All Dughet's documented pictures are decorative cycles fore Roman patrons. Neither Claude nor Poussin was able to supply this demand, probably because they were temperamentally unsuited to working on a large scale, although both had tried it. One unifying thread runs through the hundreds of easel paintings at present associated with Dughet: they are all more or less related to Poussin's own approach to landscape, although none of them is signed, dated or documented. If anything, Dughet is even more dramatic and gloomy than Poussin, a fact that led Ruskin in the nineteenth century to complain of Dughet's lack of respect for nature.

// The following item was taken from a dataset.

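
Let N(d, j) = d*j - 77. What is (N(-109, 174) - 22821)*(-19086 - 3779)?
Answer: 957220360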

Not all of Dughet's work falls into the category of Poussin imitation, however. There is a category of much more naturalistic pictures, which often include views of Tivoli, as in the excellent example in the Wallace Collection, London, and also show a preoccupation with the picturesque. Some of Dughet's best pictures are of this subject, in which the waterfalls trickling over the rocks are painted with great naturalism.

This landscape combines Roman topography with the picturesque in a manner then particularly admired by English collectors.